I love this because it eliminates the mess of cutting and pasting, makes grading a snap, and is current. Think about it, after high school, when are people ever asked to create a poster? Never! But to be able to present something using a computer or digital format? Now that is something they may realistically be doing in college and as adults in the business world. So why are we still having students do things like make kitschy posters and magazine collages? What are they really learning? This seems like a great way to push our kids to be more tech-savvy, a necessary skill in our rapidly growing tech-based society!

Here is a sample Glog I made of all my favorite things. It was waaaay too much fun! Click here to view it in full size.


I am definitely going to be using this in an upcoming mini-research project and am thinking about using it as a fun get-to-know you assignment for next year. Pretty sweet, right?

Tuesday, October 4, 2011

Connecting

I have one class of 9th graders who are quite the handful. I do love them, even as I swallow down the Advil to cure my splitting headache. ..

What is so wonderful and simultaneously exhausting about them (like many of my 7th and 8th grade classes last year) is that they come to class every day with so much energy and enthusiasm! It is hard for me, as an educator who values the importance of student-to-teacher connection, to simply squash that down with my big heavy ruler.

Every day I ask them a question from my book of "If..." Being 9th graders, who are not far from middle school mentality, they love questions that have anything to do with food. A big favorite was, "If you could only eat at one restaurant for the rest of your life, which would you choose?" This question was great because a few students who have been shy so far this year even wanted to get in on that one.
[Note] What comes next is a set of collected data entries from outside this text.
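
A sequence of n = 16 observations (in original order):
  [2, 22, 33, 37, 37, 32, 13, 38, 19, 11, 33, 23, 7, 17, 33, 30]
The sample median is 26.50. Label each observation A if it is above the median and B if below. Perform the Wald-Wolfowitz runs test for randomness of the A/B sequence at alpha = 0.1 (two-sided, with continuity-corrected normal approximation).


Step 1: Compute median = 26.50; label A = above, B = below.
Labels in order: BBAAAABABBABBBAA  (n_A = 8, n_B = 8)
Step 2: Count runs R = 8.
Step 3: Under H0 (random ordering), E[R] = 2*n_A*n_B/(n_A+n_B) + 1 = 2*8*8/16 + 1 = 9.0000.
        Var[R] = 2*n_A*n_B*(2*n_A*n_B - n_A - n_B) / ((n_A+n_B)^2 * (n_A+n_B-1)) = 14336/3840 = 3.7333.
        SD[R] = 1.9322.
Step 4: Continuity-corrected z = (R + 0.5 - E[R]) / SD[R] = (8 + 0.5 - 9.0000) / 1.9322 = -0.2588.
Step 5: Two-sided p-value via normal approximation = 2*(1 - Phi(|z|)) = 0.795809.
Step 6: alpha = 0.1. fail to reject H0.

R = 8, z = -0.2588, p = 0.795809, fail to reject H0.


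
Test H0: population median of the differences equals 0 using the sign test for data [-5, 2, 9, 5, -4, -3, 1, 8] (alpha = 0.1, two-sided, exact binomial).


Step 1: Discard zero differences. Original n = 8; n_eff = number of nonzero differences = 8.
Nonzero differences (with sign): -5, +2, +9, +5, -4, -3, +1, +8
Step 2: Count signs: positive = 5, negative = 3.
Step 3: Under H0: P(positive) = 0.5, so the number of positives S ~ Bin(8, 0.5).
Step 4: Two-sided exact p-value = sum of Bin(8,0.5) probabilities at or below the observed probability = 0.726562.
Step 5: alpha = 0.1. fail to reject H0.

n_eff = 8, pos = 5, neg = 3, p = 0.726562, fail to reject H0.


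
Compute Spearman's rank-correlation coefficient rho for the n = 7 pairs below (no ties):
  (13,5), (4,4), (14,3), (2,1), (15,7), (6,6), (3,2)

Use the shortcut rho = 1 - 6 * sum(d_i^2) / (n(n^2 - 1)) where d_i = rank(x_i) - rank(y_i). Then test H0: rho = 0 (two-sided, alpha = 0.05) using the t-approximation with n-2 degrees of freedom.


Step 1: Rank x and y separately (midranks; no ties here).
rank(x): 13->5, 4->3, 14->6, 2->1, 15->7, 6->4, 3->2
rank(y): 5->5, 4->4, 3->3, 1->1, 7->7, 6->6, 2->2
Step 2: d_i = R_x(i) - R_y(i); compute d_i^2.
  (5-5)^2=0, (3-4)^2=1, (6-3)^2=9, (1-1)^2=0, (7-7)^2=0, (4-6)^2=4, (2-2)^2=0
sum(d^2) = 14.
Step 3: rho = 1 - 6*14 / (7*(7^2 - 1)) = 1 - 84/336 = 0.750000.
Step 4: Under H0, t = rho * sqrt((n-2)/(1-rho^2)) = 2.5355 ~ t(5).
Step 5: Two-sided p-value from the t-distribution with 5 df = 0.052181.
Step 6: alpha = 0.05. fail to reject H0.

rho = 0.7500, p = 0.052181, fail to reject H0 at alpha = 0.05.


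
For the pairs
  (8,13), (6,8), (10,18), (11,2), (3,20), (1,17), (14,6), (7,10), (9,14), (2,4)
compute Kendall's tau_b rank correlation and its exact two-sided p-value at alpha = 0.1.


Step 1: Enumerate the 45 unordered pairs (i,j) with i<j and classify each by sign(x_j-x_i) * sign(y_j-y_i).
  (1,2):dx=-2,dy=-5->C; (1,3):dx=+2,dy=+5->C; (1,4):dx=+3,dy=-11->D; (1,5):dx=-5,dy=+7->D
  (1,6):dx=-7,dy=+4->D; (1,7):dx=+6,dy=-7->D; (1,8):dx=-1,dy=-3->C; (1,9):dx=+1,dy=+1->C
  (1,10):dx=-6,dy=-9->C; (2,3):dx=+4,dy=+10->C; (2,4):dx=+5,dy=-6->D; (2,5):dx=-3,dy=+12->D
  (2,6):dx=-5,dy=+9->D; (2,7):dx=+8,dy=-2->D; (2,8):dx=+1,dy=+2->C; (2,9):dx=+3,dy=+6->C
  (2,10):dx=-4,dy=-4->C; (3,4):dx=+1,dy=-16->D; (3,5):dx=-7,dy=+2->D; (3,6):dx=-9,dy=-1->C
  (3,7):dx=+4,dy=-12->D; (3,8):dx=-3,dy=-8->C; (3,9):dx=-1,dy=-4->C; (3,10):dx=-8,dy=-14->C
  (4,5):dx=-8,dy=+18->D; (4,6):dx=-10,dy=+15->D; (4,7):dx=+3,dy=+4->C; (4,8):dx=-4,dy=+8->D
  (4,9):dx=-2,dy=+12->D; (4,10):dx=-9,dy=+2->D; (5,6):dx=-2,dy=-3->C; (5,7):dx=+11,dy=-14->D
  (5,8):dx=+4,dy=-10->D; (5,9):dx=+6,dy=-6->D; (5,10):dx=-1,dy=-16->C; (6,7):dx=+13,dy=-11->D
  (6,8):dx=+6,dy=-7->D; (6,9):dx=+8,dy=-3->D; (6,10):dx=+1,dy=-13->D; (7,8):dx=-7,dy=+4->D
  (7,9):dx=-5,dy=+8->D; (7,10):dx=-12,dy=-2->C; (8,9):dx=+2,dy=+4->C; (8,10):dx=-5,dy=-6->C
  (9,10):dx=-7,dy=-10->C
Step 2: C = 20, D = 25, total pairs = 45.
Step 3: tau = (C - D)/(n(n-1)/2) = (20 - 25)/45 = -0.111111.
Step 4: Exact two-sided p-value (enumerate n! = 3628800 permutations of y under H0): p = 0.727490.
Step 5: alpha = 0.1. fail to reject H0.

tau_b = -0.1111 (C=20, D=25), p = 0.727490, fail to reject H0.


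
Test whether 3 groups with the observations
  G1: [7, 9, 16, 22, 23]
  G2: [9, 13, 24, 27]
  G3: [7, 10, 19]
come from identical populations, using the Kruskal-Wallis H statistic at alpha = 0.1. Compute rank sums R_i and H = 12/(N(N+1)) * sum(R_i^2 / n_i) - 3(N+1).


Step 1: Combine all N = 12 observations and assign midranks.
sorted (value, group, rank): (7,G1,1.5), (7,G3,1.5), (9,G1,3.5), (9,G2,3.5), (10,G3,5), (13,G2,6), (16,G1,7), (19,G3,8), (22,G1,9), (23,G1,10), (24,G2,11), (27,G2,12)
Step 2: Sum ranks within each group.
R_1 = 31 (n_1 = 5)
R_2 = 32.5 (n_2 = 4)
R_3 = 14.5 (n_3 = 3)
Step 3: H = 12/(N(N+1)) * sum(R_i^2/n_i) - 3(N+1)
     = 12/(12*13) * (31^2/5 + 32.5^2/4 + 14.5^2/3) - 3*13
     = 0.076923 * 526.346 - 39
     = 1.488141.
Step 4: Ties present; correction factor C = 1 - 12/(12^3 - 12) = 0.993007. Corrected H = 1.488141 / 0.993007 = 1.498621.
Step 5: Under H0, H ~ chi^2(2); p-value = 0.472692.
Step 6: alpha = 0.1. fail to reject H0.

H = 1.4986, df = 2, p = 0.472692, fail to reject H0.


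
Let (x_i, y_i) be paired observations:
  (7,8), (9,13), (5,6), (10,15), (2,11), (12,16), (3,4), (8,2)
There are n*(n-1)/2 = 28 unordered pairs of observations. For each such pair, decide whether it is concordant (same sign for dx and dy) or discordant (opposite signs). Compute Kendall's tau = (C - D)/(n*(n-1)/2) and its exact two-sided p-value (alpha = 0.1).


Step 1: Enumerate the 28 unordered pairs (i,j) with i<j and classify each by sign(x_j-x_i) * sign(y_j-y_i).
  (1,2):dx=+2,dy=+5->C; (1,3):dx=-2,dy=-2->C; (1,4):dx=+3,dy=+7->C; (1,5):dx=-5,dy=+3->D
  (1,6):dx=+5,dy=+8->C; (1,7):dx=-4,dy=-4->C; (1,8):dx=+1,dy=-6->D; (2,3):dx=-4,dy=-7->C
  (2,4):dx=+1,dy=+2->C; (2,5):dx=-7,dy=-2->C; (2,6):dx=+3,dy=+3->C; (2,7):dx=-6,dy=-9->C
  (2,8):dx=-1,dy=-11->C; (3,4):dx=+5,dy=+9->C; (3,5):dx=-3,dy=+5->D; (3,6):dx=+7,dy=+10->C
  (3,7):dx=-2,dy=-2->C; (3,8):dx=+3,dy=-4->D; (4,5):dx=-8,dy=-4->C; (4,6):dx=+2,dy=+1->C
  (4,7):dx=-7,dy=-11->C; (4,8):dx=-2,dy=-13->C; (5,6):dx=+10,dy=+5->C; (5,7):dx=+1,dy=-7->D
  (5,8):dx=+6,dy=-9->D; (6,7):dx=-9,dy=-12->C; (6,8):dx=-4,dy=-14->C; (7,8):dx=+5,dy=-2->D
Step 2: C = 21, D = 7, total pairs = 28.
Step 3: tau = (C - D)/(n(n-1)/2) = (21 - 7)/28 = 0.500000.
Step 4: Exact two-sided p-value (enumerate n! = 40320 permutations of y under H0): p = 0.108681.
Step 5: alpha = 0.1. fail to reject H0.

tau_b = 0.5000 (C=21, D=7), p = 0.108681, fail to reject H0.


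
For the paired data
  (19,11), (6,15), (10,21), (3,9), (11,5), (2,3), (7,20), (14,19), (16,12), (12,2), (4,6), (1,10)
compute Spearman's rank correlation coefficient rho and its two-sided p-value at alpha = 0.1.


Step 1: Rank x and y separately (midranks; no ties here).
rank(x): 19->12, 6->5, 10->7, 3->3, 11->8, 2->2, 7->6, 14->10, 16->11, 12->9, 4->4, 1->1
rank(y): 11->7, 15->9, 21->12, 9->5, 5->3, 3->2, 20->11, 19->10, 12->8, 2->1, 6->4, 10->6
Step 2: d_i = R_x(i) - R_y(i); compute d_i^2.
  (12-7)^2=25, (5-9)^2=16, (7-12)^2=25, (3-5)^2=4, (8-3)^2=25, (2-2)^2=0, (6-11)^2=25, (10-10)^2=0, (11-8)^2=9, (9-1)^2=64, (4-4)^2=0, (1-6)^2=25
sum(d^2) = 218.
Step 3: rho = 1 - 6*218 / (12*(12^2 - 1)) = 1 - 1308/1716 = 0.237762.
Step 4: Under H0, t = rho * sqrt((n-2)/(1-rho^2)) = 0.7741 ~ t(10).
Step 5: Two-sided p-value from the t-distribution with 10 df = 0.456801.
Step 6: alpha = 0.1. fail to reject H0.

rho = 0.2378, p = 0.456801, fail to reject H0 at alpha = 0.1.


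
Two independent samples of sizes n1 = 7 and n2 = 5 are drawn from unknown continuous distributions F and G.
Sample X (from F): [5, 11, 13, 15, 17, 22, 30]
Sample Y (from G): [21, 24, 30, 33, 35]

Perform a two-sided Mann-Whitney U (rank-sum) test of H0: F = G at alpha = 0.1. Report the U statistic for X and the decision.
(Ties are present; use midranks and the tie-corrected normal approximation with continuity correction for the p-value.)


Step 1: Combine and sort all 12 observations; assign midranks.
sorted (value, group): (5,X), (11,X), (13,X), (15,X), (17,X), (21,Y), (22,X), (24,Y), (30,X), (30,Y), (33,Y), (35,Y)
ranks: 5->1, 11->2, 13->3, 15->4, 17->5, 21->6, 22->7, 24->8, 30->9.5, 30->9.5, 33->11, 35->12
Step 2: Rank sum for X: R1 = 1 + 2 + 3 + 4 + 5 + 7 + 9.5 = 31.5.
Step 3: U_X = R1 - n1(n1+1)/2 = 31.5 - 7*8/2 = 31.5 - 28 = 3.5.
       U_Y = n1*n2 - U_X = 35 - 3.5 = 31.5.
Step 4: Ties are present, so use the tie-corrected normal approximation (with continuity correction) for the p-value.
Step 5: p-value = 0.028075; compare to alpha = 0.1. reject H0.

U_X = 3.5, p = 0.028075, reject H0 at alpha = 0.1.


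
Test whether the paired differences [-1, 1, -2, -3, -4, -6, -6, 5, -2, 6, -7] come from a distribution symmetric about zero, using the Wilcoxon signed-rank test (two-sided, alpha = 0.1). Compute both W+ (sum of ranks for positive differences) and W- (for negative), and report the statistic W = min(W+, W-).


Step 1: Drop any zero differences (none here) and take |d_i|.
|d| = [1, 1, 2, 3, 4, 6, 6, 5, 2, 6, 7]
Step 2: Midrank |d_i| (ties get averaged ranks).
ranks: |1|->1.5, |1|->1.5, |2|->3.5, |3|->5, |4|->6, |6|->9, |6|->9, |5|->7, |2|->3.5, |6|->9, |7|->11
Step 3: Attach original signs; sum ranks with positive sign and with negative sign.
W+ = 1.5 + 7 + 9 = 17.5
W- = 1.5 + 3.5 + 5 + 6 + 9 + 9 + 3.5 + 11 = 48.5
(Check: W+ + W- = 66 should equal n(n+1)/2 = 66.)
Step 4: Test statistic W = min(W+, W-) = 17.5.
Step 5: Ties in |d|, so use the tie-corrected normal approximation.
        E[W] = n(n+1)/4 = 11*12/4 = 33.
        Tie groups: |d|=1 (t=2), |d|=2 (t=2), |d|=6 (t=3); sum(t^3 - t) = 36.
        Var[W] = n(n+1)(2n+1)/24 - sum(t^3-t)/48 = 3036/24 - 36/48 = 125.75.
        z = (W - E[W]) / sqrt(Var[W]) = (17.5 - 33) / 11.2138 = -1.3822.
        Two-sided p = 2*Phi(z) = 0.166904.
Step 6: alpha = 0.1. fail to reject H0.

W+ = 17.5, W- = 48.5, W = min = 17.5, p = 0.166904, fail to reject H0.


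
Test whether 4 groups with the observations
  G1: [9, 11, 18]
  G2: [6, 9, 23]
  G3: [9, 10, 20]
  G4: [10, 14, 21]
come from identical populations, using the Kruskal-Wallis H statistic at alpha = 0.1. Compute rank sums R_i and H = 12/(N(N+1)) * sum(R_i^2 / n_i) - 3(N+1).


Step 1: Combine all N = 12 observations and assign midranks.
sorted (value, group, rank): (6,G2,1), (9,G1,3), (9,G2,3), (9,G3,3), (10,G3,5.5), (10,G4,5.5), (11,G1,7), (14,G4,8), (18,G1,9), (20,G3,10), (21,G4,11), (23,G2,12)
Step 2: Sum ranks within each group.
R_1 = 19 (n_1 = 3)
R_2 = 16 (n_2 = 3)
R_3 = 18.5 (n_3 = 3)
R_4 = 24.5 (n_4 = 3)
Step 3: H = 12/(N(N+1)) * sum(R_i^2/n_i) - 3(N+1)
     = 12/(12*13) * (19^2/3 + 16^2/3 + 18.5^2/3 + 24.5^2/3) - 3*13
     = 0.076923 * 519.833 - 39
     = 0.987179.
Step 4: Ties present; correction factor C = 1 - 30/(12^3 - 12) = 0.982517. Corrected H = 0.987179 / 0.982517 = 1.004745.
Step 5: Under H0, H ~ chi^2(3); p-value = 0.800104.
Step 6: alpha = 0.1. fail to reject H0.

H = 1.0047, df = 3, p = 0.800104, fail to reject H0.


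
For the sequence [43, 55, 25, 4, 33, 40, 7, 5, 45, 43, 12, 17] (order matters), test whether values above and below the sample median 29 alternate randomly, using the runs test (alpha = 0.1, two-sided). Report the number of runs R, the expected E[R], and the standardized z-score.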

It's a small victory for me when I can see a hand raised from a student who is generally very quiet, even if it's not academically related.

So these kids come to my class so happy to be there. They beg me for an "If" question every day, and they bombard me with questions about high school or stories about their weekend. When I can finally wrangle them in, they do a nice job of channeling their energy in to the story we are reading or the activity we are doing (with a few dozen nudges by me to get them back on track).

This particular loud, rambunctious class also happened to be the class my principal happened to choose for one of her random "pop ins." As soon as I saw her walk in to my room and sneakily slide in to a back seat, my heart plummeted. Oh dear God, I thought, please let them stay focused.

Upon seeing the principal, my students suddenly straightened in their desks. Hands flew in to the air rather than answers shouted out. Kids who normally derail the class stayed focus. It was perplexing...

When she left, the kids relaxed, and resumed their normal excited, bantering, casual class behavior. I silently thanked them for making me look good, wondering if they had even understood the observation was of me, not of them.

I wonder if that is one of the great benefits of taking the time to create a connection with your students. If you give them the respect and attention they need, they will in turn respect you right back. I have always believed that creating a bond can be an essential step in the educational process, at least with high schoolers. No, I am not trying to be "friends" with my students, but I am taking the 5 minutes necessary out of my class to ask students about their lives, their friends, their games, their weekends. I'm convinced that students will take, or respectfully fake, an interest in what I am teaching if I take an interest in them.

And like I said, while they do often leave me with a throbbing headache, they do make me smile every day. Especially last Friday when, after lunch, they turned off all the lights to my classroom, closed the door, hid under their desks, and yelled "surprise!" when I opened the door.